Inspector Parr knew most of the illustrious gathering by sight, and being on the opposite side in politics, had no particular respect for any. He felt an air of hostility as he came into the big room, and the chilly nod which the white-bearded Prime Minister gave him in response to his bow, confirmed this impression.
Later on, from a different perspective, we get the reflection that “in every service men had reached near to the top with no other merit than their seniority” and these two observations strike me as remarkably modern — certainly we know people have been displeased with politicians and other such bodies for as long as they have existed, but, certainly in light of what Wallace’s contemporaries ventured about the denizens of the Houses of Parliament in this genre (c.f., oh, I dunno, the recently reprinted Below the Clock (1936) by J.V. Turner, say), it does seem to me that he’s delightfully overstepping a bound of era taboo. And more power to him, frankly.
“No-one has gone to eat your shoes, Jim.”
I could go on — I haven’t even mentioned Jack and Jim Beardmore — but hopefully you get the idea. No doubt Wallace has written a bunch of terrible nonsense (he did put out 170+ books after all), but this was a delight, full of wonderfully tough writing, some gloriously dubious morals, and capable of keeping this reader up late into the night nearly a century after it first hit the streets. I think the final line spoken by our criminal might just sum up Wallace perfectly, and those of you who are as taken with that as me will have doubtless thoroughly enjoyed the experience of getting to that point.
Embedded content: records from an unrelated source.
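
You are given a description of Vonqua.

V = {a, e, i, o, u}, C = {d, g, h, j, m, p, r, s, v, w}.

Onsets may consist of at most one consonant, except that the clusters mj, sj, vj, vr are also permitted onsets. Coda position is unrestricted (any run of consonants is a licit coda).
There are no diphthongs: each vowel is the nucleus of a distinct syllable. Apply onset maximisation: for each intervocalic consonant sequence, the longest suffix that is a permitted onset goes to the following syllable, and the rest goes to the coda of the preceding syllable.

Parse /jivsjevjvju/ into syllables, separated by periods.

jiv.sjevj.vju

Vowels present: i, e, u; each is a nucleus, giving 3 syllables.
/i…e/ gap (V1→V2): /vsj/ splits as /v/ + /sj/ (/sj/ is the longest suffix that is a licit onset).
/e…u/ gap (V2→V3): /vjvj/ — longest licit onset from the right is /vj/, leaving /vj/ as coda.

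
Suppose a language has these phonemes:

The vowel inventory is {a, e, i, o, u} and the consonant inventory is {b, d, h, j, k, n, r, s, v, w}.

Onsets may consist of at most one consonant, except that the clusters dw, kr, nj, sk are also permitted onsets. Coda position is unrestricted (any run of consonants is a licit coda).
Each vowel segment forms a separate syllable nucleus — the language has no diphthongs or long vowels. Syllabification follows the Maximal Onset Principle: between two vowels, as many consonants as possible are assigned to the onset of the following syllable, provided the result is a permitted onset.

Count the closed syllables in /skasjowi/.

Nuclei (vowels): a, o, i → 3 syllables.
σ1/σ2 boundary: /sj/ splits as /s/ + /j/ (/j/ is the longest suffix that is a licit onset).
σ2/σ3 boundary: /w/ → onset of the next syllable (single consonants are always licit onsets).
Syllabification: skas.jo.wi.
Classifying each syllable: /skas/ (closed), /jo/ (open), /wi/ (open).
Closed syllables: 1.

1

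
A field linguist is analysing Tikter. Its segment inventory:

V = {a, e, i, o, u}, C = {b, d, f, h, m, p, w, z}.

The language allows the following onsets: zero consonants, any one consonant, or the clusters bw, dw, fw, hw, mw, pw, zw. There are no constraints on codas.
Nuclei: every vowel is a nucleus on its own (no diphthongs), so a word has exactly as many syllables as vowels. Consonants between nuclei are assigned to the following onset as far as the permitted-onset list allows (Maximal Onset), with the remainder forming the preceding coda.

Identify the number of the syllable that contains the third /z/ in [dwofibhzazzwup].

The vowels are o, i, a, u — 4 nuclei, so 4 syllables.
/o…i/ gap (V1→V2): just /f/ — single C goes to the following onset.
/i…a/ gap (V2→V3): /bhz/; trying suffixes from longest down, /z/ is the first permitted one, so coda /bh/ | onset /z/.
/a…u/ gap (V3→V4): cluster /zzw/ — the longest permitted-onset suffix is /zw/; onset = /zw/, preceding coda = /z/.
So the parse is dwo.fibh.zaz.zwup.
The third /z/ is in the onset of syllable 4 (/zwup/).

4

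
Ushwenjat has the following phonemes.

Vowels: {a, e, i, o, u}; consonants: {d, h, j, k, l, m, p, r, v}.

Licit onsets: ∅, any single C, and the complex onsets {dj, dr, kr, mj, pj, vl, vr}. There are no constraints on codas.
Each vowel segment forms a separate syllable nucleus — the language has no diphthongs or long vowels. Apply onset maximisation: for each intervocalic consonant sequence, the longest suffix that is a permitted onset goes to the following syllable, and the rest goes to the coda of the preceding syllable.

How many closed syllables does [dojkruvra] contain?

1

The vowels are o, u, a — 3 nuclei, so 3 syllables.
σ1/σ2 boundary: /jkr/; trying suffixes from longest down, /kr/ is the first permitted one, so coda /j/ | onset /kr/.
σ2/σ3 boundary: cluster /vr/ — /vr/ is itself a permitted onset, so the whole cluster goes right; preceding coda = ∅.
So the parse is doj.kru.vra.
Classifying each syllable: /doj/ (closed), /kru/ (open), /vra/ (open).
Closed syllables: 1.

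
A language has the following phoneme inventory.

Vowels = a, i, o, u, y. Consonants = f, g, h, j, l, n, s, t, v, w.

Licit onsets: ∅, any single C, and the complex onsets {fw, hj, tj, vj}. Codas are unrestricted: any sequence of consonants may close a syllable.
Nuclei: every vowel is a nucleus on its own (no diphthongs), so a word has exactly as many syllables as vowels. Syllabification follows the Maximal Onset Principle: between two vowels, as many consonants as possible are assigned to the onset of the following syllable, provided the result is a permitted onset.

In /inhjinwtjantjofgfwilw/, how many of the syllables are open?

Vowels present: i, i, a, o, i; each is a nucleus, giving 5 syllables.
Between /i/ (V1) and /i/ (V2): /nhj/; trying suffixes from longest down, /hj/ is the first permitted one, so coda /n/ | onset /hj/.
Between /i/ (V2) and /a/ (V3): cluster /nwtj/ — the longest permitted-onset suffix is /tj/; onset = /tj/, preceding coda = /nw/.
Between /a/ (V3) and /o/ (V4): cluster /ntj/ — the longest permitted-onset suffix is /tj/; onset = /tj/, preceding coda = /n/.
Between /o/ (V4) and /i/ (V5): /fgfw/ — longest licit onset from the right is /fw/, leaving /fg/ as coda.
Putting it together: in.hjinw.tjan.tjofg.fwilw.
Classifying each syllable: /in/ (closed), /hjinw/ (closed), /tjan/ (closed), /tjofg/ (closed), /fwilw/ (closed).
Open syllables: 0.

0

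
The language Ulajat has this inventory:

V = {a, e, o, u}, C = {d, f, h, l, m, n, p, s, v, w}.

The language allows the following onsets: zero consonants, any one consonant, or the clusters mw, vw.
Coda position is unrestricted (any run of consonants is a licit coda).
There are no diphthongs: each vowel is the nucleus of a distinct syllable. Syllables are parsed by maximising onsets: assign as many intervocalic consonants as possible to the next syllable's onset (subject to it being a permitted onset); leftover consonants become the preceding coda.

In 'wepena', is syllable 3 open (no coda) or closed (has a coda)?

Vowels present: e, e, a; each is a nucleus, giving 3 syllables.
V1 /e/ – V2 /e/: /p/ is a single consonant, so it becomes the next onset.
V2 /e/ – V3 /a/: /n/ is a single consonant, so it becomes the next onset.
Syllabification: we.pe.na.
Syllable 3 is /na/; it ends in its nucleus with no coda, so it is open.

open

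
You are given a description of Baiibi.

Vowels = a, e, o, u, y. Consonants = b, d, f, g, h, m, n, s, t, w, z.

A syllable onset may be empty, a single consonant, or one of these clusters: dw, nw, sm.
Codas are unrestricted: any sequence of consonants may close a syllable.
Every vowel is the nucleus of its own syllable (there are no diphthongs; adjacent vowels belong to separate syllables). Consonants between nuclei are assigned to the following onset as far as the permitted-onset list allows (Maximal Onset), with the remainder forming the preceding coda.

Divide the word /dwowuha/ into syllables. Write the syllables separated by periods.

dwo.wu.ha

The vowels are o, u, a — 3 nuclei, so 3 syllables.
σ1/σ2 boundary: just /w/ — single C goes to the following onset.
σ2/σ3 boundary: just /h/ — single C goes to the following onset.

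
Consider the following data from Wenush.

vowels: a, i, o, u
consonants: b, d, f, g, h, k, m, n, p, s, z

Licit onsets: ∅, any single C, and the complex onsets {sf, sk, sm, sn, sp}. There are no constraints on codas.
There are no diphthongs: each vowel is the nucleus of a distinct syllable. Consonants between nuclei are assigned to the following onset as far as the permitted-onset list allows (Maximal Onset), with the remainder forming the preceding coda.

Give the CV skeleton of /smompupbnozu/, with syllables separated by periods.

CCVC.CVCC.CV.CV

Nuclei (vowels): o, u, o, u → 4 syllables.
σ1/σ2 boundary: cluster /mp/ — the longest permitted-onset suffix is /p/; onset = /p/, preceding coda = /m/.
σ2/σ3 boundary: /pbn/ — longest licit onset from the right is /n/, leaving /pb/ as coda.
σ3/σ4 boundary: /z/ → onset of the next syllable (single consonants are always licit onsets).
Syllabification: smom.pupb.no.zu.
Mapping each syllable to C/V: /smom/ → CCVC, /pupb/ → CVCC, /no/ → CV, /zu/ → CV.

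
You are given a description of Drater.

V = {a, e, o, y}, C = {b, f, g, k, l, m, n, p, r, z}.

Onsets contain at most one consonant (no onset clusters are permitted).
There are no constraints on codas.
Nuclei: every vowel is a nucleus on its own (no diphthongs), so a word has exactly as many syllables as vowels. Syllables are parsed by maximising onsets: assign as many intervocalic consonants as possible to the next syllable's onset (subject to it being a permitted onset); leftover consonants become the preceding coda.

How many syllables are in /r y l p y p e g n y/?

The vowels are y, y, e, y — 4 nuclei, so 4 syllables.

4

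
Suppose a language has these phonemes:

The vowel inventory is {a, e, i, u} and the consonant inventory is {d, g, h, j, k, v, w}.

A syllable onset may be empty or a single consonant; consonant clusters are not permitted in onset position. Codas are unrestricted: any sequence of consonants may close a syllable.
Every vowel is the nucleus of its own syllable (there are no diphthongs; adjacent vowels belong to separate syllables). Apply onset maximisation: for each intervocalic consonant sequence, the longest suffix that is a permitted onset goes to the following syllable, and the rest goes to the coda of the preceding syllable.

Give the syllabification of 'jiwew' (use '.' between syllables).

Vowels present: i, e; each is a nucleus, giving 2 syllables.
/i…e/ gap (V1→V2): /w/ is a single consonant, so it becomes the next onset.

ji.wew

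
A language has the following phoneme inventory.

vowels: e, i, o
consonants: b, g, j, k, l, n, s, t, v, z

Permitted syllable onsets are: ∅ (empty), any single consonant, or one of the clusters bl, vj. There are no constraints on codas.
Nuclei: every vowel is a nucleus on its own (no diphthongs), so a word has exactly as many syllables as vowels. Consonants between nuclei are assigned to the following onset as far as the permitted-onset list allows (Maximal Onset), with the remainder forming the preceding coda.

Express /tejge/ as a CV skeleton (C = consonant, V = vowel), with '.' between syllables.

Nuclei (vowels): e, e → 2 syllables.
/e…e/ gap (V1→V2): /jg/ splits as /j/ + /g/ (/g/ is the longest suffix that is a licit onset).
Syllabification: tej.ge.
Mapping each syllable to C/V: /tej/ → CVC, /ge/ → CV.

CVC.CV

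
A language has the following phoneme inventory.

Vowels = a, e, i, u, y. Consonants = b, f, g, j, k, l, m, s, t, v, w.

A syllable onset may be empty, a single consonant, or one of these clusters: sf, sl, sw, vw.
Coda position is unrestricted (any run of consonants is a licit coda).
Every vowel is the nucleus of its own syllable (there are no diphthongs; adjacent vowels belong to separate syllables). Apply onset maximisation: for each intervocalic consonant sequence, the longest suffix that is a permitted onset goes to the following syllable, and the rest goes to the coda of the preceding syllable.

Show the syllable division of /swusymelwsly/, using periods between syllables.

swu.sy.melw.sly

Vowels present: u, y, e, y; each is a nucleus, giving 4 syllables.
Between /u/ (V1) and /y/ (V2): just /s/ — single C goes to the following onset.
Between /y/ (V2) and /e/ (V3): /m/ → onset of the next syllable (single consonants are always licit onsets).
Between /e/ (V3) and /y/ (V4): /lwsl/ — longest licit onset from the right is /sl/, leaving /lw/ as coda.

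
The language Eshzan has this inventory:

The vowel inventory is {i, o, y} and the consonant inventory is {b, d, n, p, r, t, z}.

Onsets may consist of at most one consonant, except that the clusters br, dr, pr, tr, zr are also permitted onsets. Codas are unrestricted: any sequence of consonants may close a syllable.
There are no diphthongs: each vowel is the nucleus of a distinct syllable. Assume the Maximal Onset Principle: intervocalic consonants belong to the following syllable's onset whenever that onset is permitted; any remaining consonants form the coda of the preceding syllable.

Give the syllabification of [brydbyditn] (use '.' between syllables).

Nuclei (vowels): y, y, i → 3 syllables.
/y…y/ gap (V1→V2): /db/; trying suffixes from longest down, /b/ is the first permitted one, so coda /d/ | onset /b/.
/y…i/ gap (V2→V3): just /d/ — single C goes to the following onset.

bryd.by.ditn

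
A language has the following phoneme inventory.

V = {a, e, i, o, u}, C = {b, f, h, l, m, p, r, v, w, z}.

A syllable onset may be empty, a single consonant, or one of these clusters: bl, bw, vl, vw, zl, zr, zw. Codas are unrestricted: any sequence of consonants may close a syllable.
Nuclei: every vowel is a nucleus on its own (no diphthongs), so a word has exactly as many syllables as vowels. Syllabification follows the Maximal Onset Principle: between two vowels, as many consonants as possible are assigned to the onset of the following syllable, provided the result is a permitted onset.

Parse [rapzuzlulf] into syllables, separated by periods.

Nuclei (vowels): a, u, u → 3 syllables.
/a…u/ gap (V1→V2): /pz/; trying suffixes from longest down, /z/ is the first permitted one, so coda /p/ | onset /z/.
/u…u/ gap (V2→V3): cluster /zl/ — /zl/ is itself a permitted onset, so the whole cluster goes right; preceding coda = ∅.

rap.zu.zlulf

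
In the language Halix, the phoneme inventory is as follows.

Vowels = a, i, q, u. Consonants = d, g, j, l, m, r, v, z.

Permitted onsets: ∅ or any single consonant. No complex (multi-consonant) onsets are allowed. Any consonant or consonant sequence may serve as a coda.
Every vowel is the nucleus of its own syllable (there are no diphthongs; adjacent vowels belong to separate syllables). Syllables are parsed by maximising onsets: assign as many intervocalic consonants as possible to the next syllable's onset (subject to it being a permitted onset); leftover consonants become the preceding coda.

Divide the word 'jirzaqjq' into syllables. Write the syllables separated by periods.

jir.za.q.jq

Vowels present: i, a, q, q; each is a nucleus, giving 4 syllables.
/i…a/ gap (V1→V2): /rz/; trying suffixes from longest down, /z/ is the first permitted one, so coda /r/ | onset /z/.
/a…q/ gap (V2→V3): nothing intervenes; syllable break is V.V.
/q…q/ gap (V3→V4): just /j/ — single C goes to the following onset.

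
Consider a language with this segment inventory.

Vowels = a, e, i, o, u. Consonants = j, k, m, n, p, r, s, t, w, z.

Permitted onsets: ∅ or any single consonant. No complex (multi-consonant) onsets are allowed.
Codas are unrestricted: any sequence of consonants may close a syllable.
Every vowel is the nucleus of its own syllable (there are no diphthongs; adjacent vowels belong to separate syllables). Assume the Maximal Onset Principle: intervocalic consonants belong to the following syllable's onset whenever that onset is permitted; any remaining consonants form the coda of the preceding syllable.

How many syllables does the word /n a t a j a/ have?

3

The vowels are a, a, a — 3 nuclei, so 3 syllables.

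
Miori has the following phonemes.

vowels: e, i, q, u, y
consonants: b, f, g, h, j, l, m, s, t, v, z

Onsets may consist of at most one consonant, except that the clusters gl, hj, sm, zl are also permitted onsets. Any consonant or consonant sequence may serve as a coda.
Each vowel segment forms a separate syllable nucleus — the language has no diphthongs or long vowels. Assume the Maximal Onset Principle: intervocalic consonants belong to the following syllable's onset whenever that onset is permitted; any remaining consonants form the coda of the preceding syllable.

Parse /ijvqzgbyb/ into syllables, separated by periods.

ij.vqzg.byb

Vowels present: i, q, y; each is a nucleus, giving 3 syllables.
V1 /i/ – V2 /q/: cluster /jv/ — the longest permitted-onset suffix is /v/; onset = /v/, preceding coda = /j/.
V2 /q/ – V3 /y/: cluster /zgb/ — the longest permitted-onset suffix is /b/; onset = /b/, preceding coda = /zg/.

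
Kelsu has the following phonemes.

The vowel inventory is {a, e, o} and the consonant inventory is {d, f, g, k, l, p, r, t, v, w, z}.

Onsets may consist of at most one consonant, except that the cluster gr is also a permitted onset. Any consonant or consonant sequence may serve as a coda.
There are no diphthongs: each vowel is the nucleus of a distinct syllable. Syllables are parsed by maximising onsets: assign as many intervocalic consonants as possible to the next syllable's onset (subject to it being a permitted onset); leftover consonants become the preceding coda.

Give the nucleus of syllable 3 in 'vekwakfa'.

Vowels present: e, a, a; each is a nucleus, giving 3 syllables.
The third nucleus (vowel 3 from the left) is /a/.

a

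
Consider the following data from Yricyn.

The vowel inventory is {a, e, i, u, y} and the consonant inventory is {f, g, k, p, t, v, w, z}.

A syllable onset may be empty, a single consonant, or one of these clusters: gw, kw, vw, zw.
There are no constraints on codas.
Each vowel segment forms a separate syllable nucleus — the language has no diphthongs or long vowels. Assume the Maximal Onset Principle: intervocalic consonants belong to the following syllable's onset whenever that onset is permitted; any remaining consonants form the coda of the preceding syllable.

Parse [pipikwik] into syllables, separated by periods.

The vowels are i, i, i — 3 nuclei, so 3 syllables.
σ1/σ2 boundary: /p/ is a single consonant, so it becomes the next onset.
σ2/σ3 boundary: /kw/ — entire cluster is a permitted onset → onset /kw/, coda ∅.

pi.pi.kwik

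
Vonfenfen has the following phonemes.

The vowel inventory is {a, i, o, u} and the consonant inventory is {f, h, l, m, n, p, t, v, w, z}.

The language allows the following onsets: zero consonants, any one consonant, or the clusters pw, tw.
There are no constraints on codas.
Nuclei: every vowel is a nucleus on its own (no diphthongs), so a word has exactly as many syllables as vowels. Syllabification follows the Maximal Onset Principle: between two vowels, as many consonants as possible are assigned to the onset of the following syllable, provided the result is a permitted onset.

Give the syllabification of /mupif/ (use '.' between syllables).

Nuclei (vowels): u, i → 2 syllables.
V1 /u/ – V2 /i/: /p/ → onset of the next syllable (single consonants are always licit onsets).

mu.pif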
House of Stratus have a bunch of his titles in print, so expect much more Edgar Wallace on The Invisible Event in future — any recommendations gratefully received.
One question: can anyone explain the joke in the following exchange between Thalia and Marl?
“I want to have a little talk with you about your boss. I can do you a lot of good in that firm — at the bank, Thalia. Who called you Thalia?”
“My godfathers and godmothers, M or N,” said Thalia solemnly, and Mr. Marl squeaked his delight at her humour.
Maybe you had to be there…
Jose @ A Crime is Afoot: The story is quite ingenious and entertaining, even at today’s eyes; but it is also extremely naive, what makes it more appropriate for a juvenile audience. For the history of the genre, perhaps it should be highlighted that Edgar Wallace was one of the first, if not the first one, in giving the leading role to a professional detective. His writing style can be described as cinematographic, as confirmed by the multiple adaptations of his books to the cinema.
Bev @ My Reader’s Block: This is a fast-paced, detective-adventure not a sedate, Golden Age puzzle plot with clues strewn about for the quick-witted reader to gather and try to solve the mystery before the detective. Edgar Wallace was one of the most prolific crime writers with 130 novels (18 written in 1926). Writing at such a clip, it isn’t a surprise that he didn’t spend a lot of time on red herrings and clues with double-meanings. But that doesn’t mean that this isn’t an enjoyable read. Wallace’s fast-pace carries over into the story and the reader is carried along, swallowing the various improbable events along with the more normal ones until she is brought to a screeching halt at the solution.